To observe and understand your (unmedicated) menstrual cycle, you need to start paying attention to how your body feels not only while you menstruate but on the days in between as well. There are three strategies to tracking what’s happening during your cycle: charting your basal body temperature (BBT), observing your cervical mucus (CM) and any other ancillary signs like the position of your cervix. (Some women may add an ovulation predictor kit (OPK) to this.) The BBT, measured consistently each morning immediately after at least 4-5 hours of uninterrupted sleep, can confirm that you ovulated and are producing enough progesterone. You should notice a rise by about 1 degree Fahrenheit that lasts for 12-14 days. (If your temperatures stays up 16 or more days, you are almost certainly pregnant!) BBT cannot predict when you will ovulate. The number of days after ovulation is pretty constant in most women, whereas the number of days from the onset of your period to ovulation can vary from woman to woman and fluctuate from month to month. Do not rely on your BBT alone to determine your fertile days if you are using the FAM to prevent pregnancy!

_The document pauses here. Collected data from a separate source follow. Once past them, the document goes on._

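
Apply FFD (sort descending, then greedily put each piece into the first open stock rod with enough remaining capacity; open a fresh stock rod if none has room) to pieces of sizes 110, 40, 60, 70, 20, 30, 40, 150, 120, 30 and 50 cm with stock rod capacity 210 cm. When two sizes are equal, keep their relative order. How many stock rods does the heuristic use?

4

Sorted descending: 150, 120, 110, 70, 60, 50, 40, 40, 30, 30, 20.
  150 → stock rod 1 (new)  [load 150/210]
  120 → stock rod 2 (new)  [load 120/210]
  110 → stock rod 3 (new)  [load 110/210]
  70 → stock rod 2  [load 190/210]
  60 → stock rod 1  [load 210/210]
  50 → stock rod 3  [load 160/210]
  40 → stock rod 3  [load 200/210]
  40 → stock rod 4 (new)  [load 40/210]
  30 → stock rod 4  [load 70/210]
  30 → stock rod 4  [load 100/210]
  20 → stock rod 2  [load 210/210]
4 stock rods opened.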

Observing cervical mucus is the part of the FAM that can actually tell you when you are more likely to be fertile. It is a little more intricate and requires some practice (and precautions) to become really useful. Peak fertility occurs when you observe profuse, clear, stretchy mucus of an egg white-like consistency. But the days before this stage can also lead to pregnancy because sperm may survive in a woman’s body for several days. The ovum, on the other hand, generally disintegrates within approximately 24 hours after ovulation, if not fertilized. Once your cervical mucus has dried up and your BBT remains elevated, you are unlikely to be able to conceive until the onset of your period (and usually a few extra days).

Collecting your data

Keeping track of your observations and correlating them to other events in your life, like stress, travel or illness, requires diligent charting. You can find downloadable grids in PDF form. You can also use one of the many smartphone apps now available. Some are free, some require a subscription, and some are paired with a thermometer that makes life a bit easier. Some even provide suggestions about how to interpret your data.

I recommend charting your BBT, CM and everything else for at least three cycles before you begin to rely on your own interpretation of these observations. During this time, continue to use a barrier method if you do not want to accidentally get pregnant.

Getting help

If, on the other hand, you are using the FAM to learn more about your reproductive health, you also need to be patient because just one cycle often doesn’t produce information that’s clear and consistent enough for interpretation. Initially, it can feel like parsing tea leaves, so don’t hesitate to speak with a reproductive health specialist who can help you analyze your data. Some doctors of Chinese medicine or naturopathy specialize in natural fertility and use this information to create a fertility support treatment protocol for women (and their partners), if conception is difficult.